No, yo no me río. Hay gente que ríe
cuando ve al Papa mascullando palabras incomprensibles y
haciendo gestos extraños, pendiente la cabeza como de un hilo; y
cuando oyen luego a los que le traducen -y se lo han escrito
antes- que lo que hace es condenar la homosexualidad, el
matrimonio civil, la investigación con células madre. No me río,
porque la ancianidad caquéctica siempre me ha producido respeto.
Hasta la mía: mañana o pasado. No me río, tampoco, porque todo
el Vaticano es ahora así: fantasmas de antes de morir, paseando
entre los restos humanos de las reliquias y el tesoro fabuloso
acumulado de cuando tenían poder. Vacilo en el cálculo de si es
España la que lo ha invadido ideológicamente, desde san
Josemaría, o al revés. Cuando le oí hablar del problema de las
aguas del Ebro me di cuenta de que le habían colocado delante un
escrito de autor español. Oigo a los del partido único de la
oposición: es el Vaticano el que los creó a su semejanza.
En todo caso, da igual: no estamos
precisamente ante la paradoja del huevo o la gallina. No me da
risa. No por este viejecito, ni por el grupo de poder que le
representa aquí, que tienen articulaciones de voz unánimes que a
veces son ridículas, sino por la pobre cohorte de creyentes que
se resignan bajo el tipo de consignas que se pasean de Roma a
Washington, de Washington a Bruselas, de Bruselas a Madrid, y
viven bajo la presión doble del capitalismo monopolista armado,
tan fuerte, tan incesante, y al mismo tiempo en el infierno, en
que la casa de Loreto, donde nació María en Nazaret, fue
transportada por los aires a la costa italiana; los que están
seguros de que la Virgen de Lourdes empujó un poco la pistola
del búlgaro para que no matara al Papa, pero dejó que entrase en
sus carnes para darle esta agonía tan dura y tan poco lustrosa.
Siempre me ha parecido que los milagros son mezquinos.

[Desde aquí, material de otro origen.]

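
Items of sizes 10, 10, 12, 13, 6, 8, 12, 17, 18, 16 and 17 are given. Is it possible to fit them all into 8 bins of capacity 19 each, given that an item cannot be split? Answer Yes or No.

No

Total = 139; ⌈139/19⌉ = 8.
9 items each exceed half the capacity and cannot share a bin, forcing at least 9 bins.
At least 9 bins are required, but only 8 are allowed.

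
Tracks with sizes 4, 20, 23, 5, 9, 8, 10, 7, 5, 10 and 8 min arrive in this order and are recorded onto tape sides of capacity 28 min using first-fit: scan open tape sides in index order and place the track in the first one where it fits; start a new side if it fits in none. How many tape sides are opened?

5

  4 → side 1 (new)  [load 4/28]
  20 → side 1  [load 24/28]
  23 → side 2 (new)  [load 23/28]
  5 → side 2  [load 28/28]
  9 → side 3 (new)  [load 9/28]
  8 → side 3  [load 17/28]
  10 → side 3  [load 27/28]
  7 → side 4 (new)  [load 7/28]
  5 → side 4  [load 12/28]
  10 → side 4  [load 22/28]
  8 → side 5 (new)  [load 8/28]
5 tape sides opened.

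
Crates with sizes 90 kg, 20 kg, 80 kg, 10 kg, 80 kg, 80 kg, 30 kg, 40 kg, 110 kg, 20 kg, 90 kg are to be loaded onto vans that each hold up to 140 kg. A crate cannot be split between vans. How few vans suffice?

6

Total = 110 + 90 + 90 + 80 + 80 + 80 + 40 + 30 + 20 + 20 + 10 = 650 kg.
Lower bound: ⌈650/140⌉ = 5 vans.
Also, 6 crates each exceed 70 kg, and no two of those can share a van, so at least 6 vans are needed.
A packing using 6 vans:
  van 1: 110 + 30 = 140
  van 2: 90 + 40 + 10 = 140
  van 3: 90 + 20 + 20 = 130
  van 4: 80 = 80
  van 5: 80 = 80
  van 6: 80 = 80
This matches the lower bound, so 6 is optimal.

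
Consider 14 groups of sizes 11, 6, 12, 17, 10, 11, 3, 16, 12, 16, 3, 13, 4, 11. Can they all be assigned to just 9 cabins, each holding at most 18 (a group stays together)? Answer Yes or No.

No

Total = 145; ⌈145/18⌉ = 9.
10 groups each exceed half the capacity and cannot share a cabin, forcing at least 10 cabins.
At least 10 cabins are required, but only 9 are allowed.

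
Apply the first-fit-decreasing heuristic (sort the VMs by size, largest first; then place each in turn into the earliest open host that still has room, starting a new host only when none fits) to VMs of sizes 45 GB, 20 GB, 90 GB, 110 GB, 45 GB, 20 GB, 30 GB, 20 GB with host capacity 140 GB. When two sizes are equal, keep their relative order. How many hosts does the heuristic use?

Sorted descending: 110, 90, 45, 45, 30, 20, 20, 20.
  110 → host 1 (new)  [load 110/140]
  90 → host 2 (new)  [load 90/140]
  45 → host 2  [load 135/140]
  45 → host 3 (new)  [load 45/140]
  30 → host 1  [load 140/140]
  20 → host 3  [load 65/140]
  20 → host 3  [load 85/140]
  20 → host 3  [load 105/140]
3 hosts opened.

3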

No hacen
brotar claramente una pierna seccionada, o resucitar a un
electrocutado, o dar la vista a un ciego: les arreglan un pelín,
que vean como con niebla o anden a trompicones.
Nunca curan al Papa, ni tampoco se lo
llevan consigo. Le dejan revestido de brocados, sedas, oros y
tules, ponen un motorcito a la silla gestatoria, le meten entre
cristales blindados, le hacen micrófonos sensibles. Pero no le
dejan salir de este terreno vago, de este equilibrio inestable y
de esos viejos tópicos del tiempo antiguo.